16 Aug 2013   |   Blog   |   Syria   |   Emergency Relief

Tags:  Lebanon, humanitarian aid, Syrian refugees, healthcare   |   No comments

Adapted from Caritas Internationalis (4 July 2013)

Since the start of the conflict in early 2011, life in Syria has progressively worsened. There is no electricity or running water. Inflation is rampant. What cost 15 Syrian pounds before the war, now cost 150 Syrian pounds. “You had to stand in line for three hours just to buy bread,” said Ali. And then there are the bombs, rockets and air attacks.

Ali and Aaicha

Caritas Lebanon Medical Centre

Ali and Aaicha fled from Syria to Lebanon with their five children 18 months ago. The deciding factor was when the next door house was hit by a rocket, killing 18 people.

Ali described the terrible situation, “There were bodies everywhere. We had two choices if we wanted to live: Turkey or Lebanon. We came to Lebanon because I thought I would find work.”

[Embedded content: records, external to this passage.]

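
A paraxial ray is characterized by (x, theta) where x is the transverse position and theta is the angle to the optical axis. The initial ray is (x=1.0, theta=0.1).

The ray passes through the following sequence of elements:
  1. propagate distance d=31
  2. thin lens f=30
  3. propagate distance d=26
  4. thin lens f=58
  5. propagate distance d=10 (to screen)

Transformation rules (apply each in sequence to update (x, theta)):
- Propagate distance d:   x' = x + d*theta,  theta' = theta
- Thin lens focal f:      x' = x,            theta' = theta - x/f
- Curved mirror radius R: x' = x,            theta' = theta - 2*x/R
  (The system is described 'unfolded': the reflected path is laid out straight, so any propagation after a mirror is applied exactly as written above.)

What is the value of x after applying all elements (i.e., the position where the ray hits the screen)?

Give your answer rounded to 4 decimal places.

Initial: x=1.0000 theta=0.1000
After 1 (propagate distance d=31): x=4.1000 theta=0.1000
After 2 (thin lens f=30): x=4.1000 theta=-11/300 (≈-0.0367)
After 3 (propagate distance d=26): x=236/75 (≈3.1467) theta=-11/300 (≈-0.0367)
After 4 (thin lens f=58): x=236/75 (≈3.1467) theta=-791/8700 (≈-0.0909)
After 5 (propagate distance d=10 (to screen)): x=9733/4350 (≈2.2375) theta=-791/8700 (≈-0.0909)
Rounded to 4 decimal places: x = 2.2375

Answer: 2.2375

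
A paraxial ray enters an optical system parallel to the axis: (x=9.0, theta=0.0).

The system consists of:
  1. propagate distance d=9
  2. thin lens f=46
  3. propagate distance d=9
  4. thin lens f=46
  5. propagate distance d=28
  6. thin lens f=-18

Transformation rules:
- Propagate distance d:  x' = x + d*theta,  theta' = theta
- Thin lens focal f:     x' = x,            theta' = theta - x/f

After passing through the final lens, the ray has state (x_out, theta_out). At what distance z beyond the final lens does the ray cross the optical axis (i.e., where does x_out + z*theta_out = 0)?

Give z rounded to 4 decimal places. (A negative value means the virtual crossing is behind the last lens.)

Answer: -5.2911

Derivation:
Initial: x=9.0000 theta=0.0000
After 1 (propagate distance d=9): x=9.0000 theta=0.0000
After 2 (thin lens f=46): x=9.0000 theta=-9/46 (≈-0.1957)
After 3 (propagate distance d=9): x=333/46 (≈7.2391) theta=-9/46 (≈-0.1957)
After 4 (thin lens f=46): x=333/46 (≈7.2391) theta=-747/2116 (≈-0.3530)
After 5 (propagate distance d=28): x=-2799/1058 (≈-2.6456) theta=-747/2116 (≈-0.3530)
After 6 (thin lens f=-18): x=-2799/1058 (≈-2.6456) theta=-0.5000
z_focus = -x_out/theta_out = -(-2799/1058)/(-0.5000) = -2799/529 ≈ -5.2911
Rounded to 4 decimal places: z = -5.2911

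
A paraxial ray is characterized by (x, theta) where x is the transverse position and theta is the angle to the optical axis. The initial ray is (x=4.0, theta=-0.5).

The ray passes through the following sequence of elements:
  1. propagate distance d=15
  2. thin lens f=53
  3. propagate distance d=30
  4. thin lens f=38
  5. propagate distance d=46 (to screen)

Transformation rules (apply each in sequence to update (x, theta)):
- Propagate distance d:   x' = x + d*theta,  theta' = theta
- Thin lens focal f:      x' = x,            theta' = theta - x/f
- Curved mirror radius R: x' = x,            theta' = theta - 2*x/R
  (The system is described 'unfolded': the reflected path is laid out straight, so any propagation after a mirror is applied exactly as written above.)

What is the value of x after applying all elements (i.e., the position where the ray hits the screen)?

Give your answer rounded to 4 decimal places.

Answer: -16.4846

Derivation:
Initial: x=4.0000 theta=-0.5000
After 1 (propagate distance d=15): x=-3.5000 theta=-0.5000
After 2 (thin lens f=53): x=-3.5000 theta=-23/53 (≈-0.4340)
After 3 (propagate distance d=30): x=-1751/106 (≈-16.5189) theta=-23/53 (≈-0.4340)
After 4 (thin lens f=38): x=-1751/106 (≈-16.5189) theta=3/4028 (≈0.0007)
After 5 (propagate distance d=46 (to screen)): x=-16600/1007 (≈-16.4846) theta=3/4028 (≈0.0007)
Rounded to 4 decimal places: x = -16.4846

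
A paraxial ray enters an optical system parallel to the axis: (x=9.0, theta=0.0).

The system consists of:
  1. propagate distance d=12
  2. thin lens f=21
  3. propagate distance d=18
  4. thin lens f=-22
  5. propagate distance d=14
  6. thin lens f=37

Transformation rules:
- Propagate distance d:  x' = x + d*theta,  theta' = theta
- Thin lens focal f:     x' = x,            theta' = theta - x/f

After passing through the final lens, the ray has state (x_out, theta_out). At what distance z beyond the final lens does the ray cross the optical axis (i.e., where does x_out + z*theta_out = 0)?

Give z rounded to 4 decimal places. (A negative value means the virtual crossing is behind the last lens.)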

When they first arrived in Lebanon, the family lived in a small tent. Now they rent a room in Mount Lebanon for $250 per month. Ali hasn’t been able to find regular work and it is hard to make ends meet.

“It’s safe at least, but our economic situation makes me feel stressed,” said Ali. “Food is the biggest need and money for rent.”

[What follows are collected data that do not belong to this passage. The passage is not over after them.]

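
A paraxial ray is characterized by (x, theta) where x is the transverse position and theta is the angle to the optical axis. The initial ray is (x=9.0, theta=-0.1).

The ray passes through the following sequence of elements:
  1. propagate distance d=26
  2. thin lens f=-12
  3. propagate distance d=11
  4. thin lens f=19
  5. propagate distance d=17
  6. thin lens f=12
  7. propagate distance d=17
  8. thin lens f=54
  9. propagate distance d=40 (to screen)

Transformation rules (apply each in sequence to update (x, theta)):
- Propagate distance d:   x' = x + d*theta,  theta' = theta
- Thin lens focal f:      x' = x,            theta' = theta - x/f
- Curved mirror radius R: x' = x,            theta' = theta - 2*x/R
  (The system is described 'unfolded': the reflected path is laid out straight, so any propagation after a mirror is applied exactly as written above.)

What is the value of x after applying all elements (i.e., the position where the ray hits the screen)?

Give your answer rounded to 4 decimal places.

Initial: x=9.0000 theta=-0.1000
After 1 (propagate distance d=26): x=6.4000 theta=-0.1000
After 2 (thin lens f=-12): x=6.4000 theta=13/30 (≈0.4333)
After 3 (propagate distance d=11): x=67/6 (≈11.1667) theta=13/30 (≈0.4333)
After 4 (thin lens f=19): x=67/6 (≈11.1667) theta=-44/285 (≈-0.1544)
After 5 (propagate distance d=17): x=1623/190 (≈8.5421) theta=-44/285 (≈-0.1544)
After 6 (thin lens f=12): x=1623/190 (≈8.5421) theta=-395/456 (≈-0.8662)
After 7 (propagate distance d=17): x=-14099/2280 (≈-6.1838) theta=-395/456 (≈-0.8662)
After 8 (thin lens f=54): x=-14099/2280 (≈-6.1838) theta=-92551/123120 (≈-0.7517)
After 9 (propagate distance d=40 (to screen)): x=-2231693/61560 (≈-36.2523) theta=-92551/123120 (≈-0.7517)
Rounded to 4 decimal places: x = -36.2523

Answer: -36.2523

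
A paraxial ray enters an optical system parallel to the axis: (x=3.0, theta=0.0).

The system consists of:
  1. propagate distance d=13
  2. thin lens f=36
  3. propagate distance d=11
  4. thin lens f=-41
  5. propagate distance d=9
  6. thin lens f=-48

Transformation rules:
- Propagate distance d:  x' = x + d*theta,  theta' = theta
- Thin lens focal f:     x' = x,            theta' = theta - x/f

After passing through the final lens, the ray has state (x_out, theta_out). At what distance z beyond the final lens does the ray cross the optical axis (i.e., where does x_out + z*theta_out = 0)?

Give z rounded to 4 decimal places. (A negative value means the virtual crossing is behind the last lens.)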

Ali and Aaicha have brought two of their children, Rahaf and Abdullah, for vaccinations at the Caritas Lebanon centre in Rayfoun. It is part of the medical service Caritas gives to Syrian refugees.

Healthcare for Syrian refugees

“We provide primary care, tests and medicine for free to the Syrian refugees,” said Caritas Lebanon’s Rania Bteich, who works at the centre. They also give vaccinations, paediatric and obstetric treatment and psychiatric care for trauma. “There is a lot of anxiety and stress,” she said.

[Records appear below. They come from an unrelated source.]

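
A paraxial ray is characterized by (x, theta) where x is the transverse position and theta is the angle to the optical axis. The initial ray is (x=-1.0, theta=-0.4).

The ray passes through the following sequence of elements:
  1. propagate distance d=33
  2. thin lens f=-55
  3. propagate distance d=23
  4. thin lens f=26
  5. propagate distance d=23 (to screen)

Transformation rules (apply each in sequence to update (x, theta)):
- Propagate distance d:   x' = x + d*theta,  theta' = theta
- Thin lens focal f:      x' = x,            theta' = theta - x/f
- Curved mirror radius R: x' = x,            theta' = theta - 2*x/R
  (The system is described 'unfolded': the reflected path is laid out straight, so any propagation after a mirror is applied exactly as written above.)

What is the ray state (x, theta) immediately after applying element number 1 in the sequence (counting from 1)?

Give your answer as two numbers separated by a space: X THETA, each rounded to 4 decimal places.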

Caritas Lebanon will provide vital primary health care to 1,500 Syrian refugees over the coming months. They will also cover gaps in more serious illnesses for 500 Syrian refugees.

Part of that health response is the Caritas mobile clinics that tour the Bekaa Valley to provide health care to Syrian refugees living there.

“We see lots of diarrhoea,” said Dr. Joseph Homsi, who is with the mobile clinic, today in the Caritas centre in Taalabaya. There are many cases of scabies, lice, skin allergies and leishmania, a nasty parasite that causes terrible sores on the skin.

“Most of the problems are due to the unhygienic living conditions,” said Dr. Joseph. Caritas is running health awareness sessions for the refugees, showing simple techniques on how to stay healthy and avoid infection.

Nour's family

Doctor examining child

Nour Al Hlwa has brought her children Abdel Rahman (6) and Yamen (4) to see Dr. Joseph today because they have flu. Her family only arrived in Lebanon a few days ago after fleeing the Syrian capital Damascus.

They left because of the bombing, kidnappings, lack of food, schools and hospitals. “The most important thing was to protect our children,” she said. “It is impossible to stay safe in Syria.”

She is worried about how they will manage in Lebanon. “Our first need is to find a job for my husband,” she said. “If he works we don’t need charity. We will be able to buy clothes, mattresses and food ourselves.”

There are over a million Syrians in the same situation though. Everyone needs work and that’s driving wages down.

Nour hopes for an end to the war so her family can return home. So do Ali and Aaicha. But when asked how soon peace will return to Syria, Ali says, “10 years, maybe”.

One of the most difficult tasks we have ever faced

As well as working on health, Caritas will distribute hygiene kits, clothes, fuel vouchers, blankets and other aid to 15,000 very vulnerable people over the next 6 months. Caritas will also provide 400 Syrian families with rent assistance and help 1000 children with transport so they can get to school.

“Our role is to stand by them,” said Caritas Lebanon President Fr Simon Faddoul. “People don’t just need material aid, they also need affection. Our Caritas workers listen to their pain and that regenerates hope in them.”

“The Syria crisis has been one of the most difficult tasks we have ever faced. But I’m amazed by the resilience of the Syrian refugees,” he said. “Their unrelenting human spirit gives hope back to us.”